The skinny guy dropped me onto something soft, maybe a couch. I sniffed in a weird smell, like dirt and moss, same as when we buried Grandpa in that deep, dark hole. Big footsteps. Someone yanked off my hood. Light hurt my eyes. I looked around. The room had scary African masks on the wall. A giant stared down at me. He smelled like Grandpa’s grave too—death. I tried to be brave, but my teeth banged together.
The giant wore an army outfit and a camo beret. He was called “the General,” and he bossed the skinny guy, Kofi, around. He had tribal scars burned into his cheeks. When we first came to Africa, Papa said tribal scars were from slave times, and free men scarred their faces so no one would think they were slaves. Was this guy going to make me his slave?

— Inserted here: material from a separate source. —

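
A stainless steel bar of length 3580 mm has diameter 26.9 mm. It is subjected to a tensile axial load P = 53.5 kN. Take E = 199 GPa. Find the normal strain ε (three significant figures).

4.73e-04

A = 568.3 mm².
σ = N/A = 94.14 MPa; ε = σ/E = 94.14/199000 = 4.730e-04.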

Kofi had a sneaky look in his eyes, as if he hated taking orders. They talked about some mix-up, the boy being in the girl’s room. Maybe they’d wanted to take Thea instead. Better it was me. Little sis is younger, smaller. She couldn’t fight back. She couldn’t survive. I could.
THE VILLAGERS
They kept me in a shed out back, so hot and dirty. That oil stink made me sick. The lumpy mattress was ripped, so I pulled out a loose coil I could use to draw in the dirt floor. I was good at taking stuff apart and putting it back together. Papa said I had good spatial intelligence, whatever that is.
Days went by slowly, and I used the coil to mark a line on the cement wall every time the sun came up. Eleven marks now. I smelled real bad, but when I asked for a bath, Kofi sprayed me with freezing water, so I used leaves to wipe the dirt off me instead. I had two buckets, one for water, the other for piss and shit. The water tasted funny. I think Kofi mixed up the buckets when he changed them. My stomach hurt down low.
So boring, being alone all the time. Kofi brought beans and rice every afternoon. He poked me with a sharp stick and laughed when I asked to come outside. I missed home. Was someone coming to get me? Piers would have to explain why he’d let this happen. He was head of Papa’s security team. He might get fired after this.